Dicas jurídicas e práticas para pais e responsáveis:
- Pense antes de postar – avalie se a imagem expõe localização, uniformes escolares, placas de veículos ou informações que permitam rastreamento;
- Respeite o direito da criança de não querer ser exposta – converse com ela sobre privacidade e consentimento;
- Evite conteúdos embaraçosos ou íntimos, mesmo “inocentes”; a humilhação pública infantil pode gerar dano moral;
- Configure privacidade em redes e aplicativos, limitando visualizações e comentários;
- Revogue autorizações quando desejar e exija exclusão de conteúdo junto às plataformas;
- Documente violações (prints, links, notificações) para eventual ação judicial.
Em suma: a infância não é pública por padrão. O ECA Digital inaugura uma nova gramática jurídica para a parentalidade digital, deslocando o eixo da liberdade de expressão dos pais para o dever de proteção da criança. O sharenting, quando excessivo, transforma memórias afetivas em ativos digitais, suscetíveis a riscos que extrapolam o controle familiar.

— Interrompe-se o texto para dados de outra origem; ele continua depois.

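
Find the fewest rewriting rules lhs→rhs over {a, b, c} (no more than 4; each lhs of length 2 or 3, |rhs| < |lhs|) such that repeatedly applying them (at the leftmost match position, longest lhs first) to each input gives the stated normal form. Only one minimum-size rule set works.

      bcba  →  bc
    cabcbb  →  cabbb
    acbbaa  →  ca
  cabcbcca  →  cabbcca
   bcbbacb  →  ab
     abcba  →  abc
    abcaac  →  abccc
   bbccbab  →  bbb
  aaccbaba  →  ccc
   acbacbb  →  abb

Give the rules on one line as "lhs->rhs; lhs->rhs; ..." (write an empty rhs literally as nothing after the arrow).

aa->c; ba->a; cb->b; cba->c

  | bcba => bc
  | cabcbb => cabbb
  | acbbaa => abbaa => abaa => aaa => ca
  | cabcbcca => cabbcca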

A legislação brasileira — ECA, ECA Digital, LGPD, Código Civil e Marco Civil da Internet — constitui um ecossistema jurídico convergente: todos apontam para o princípio do melhor interesse da criança, que deve orientar não apenas políticas públicas e condutas empresariais, mas também o comportamento cotidiano de pais e responsáveis. Compartilhar é um ato de amor, mas na era digital, amar também é proteger.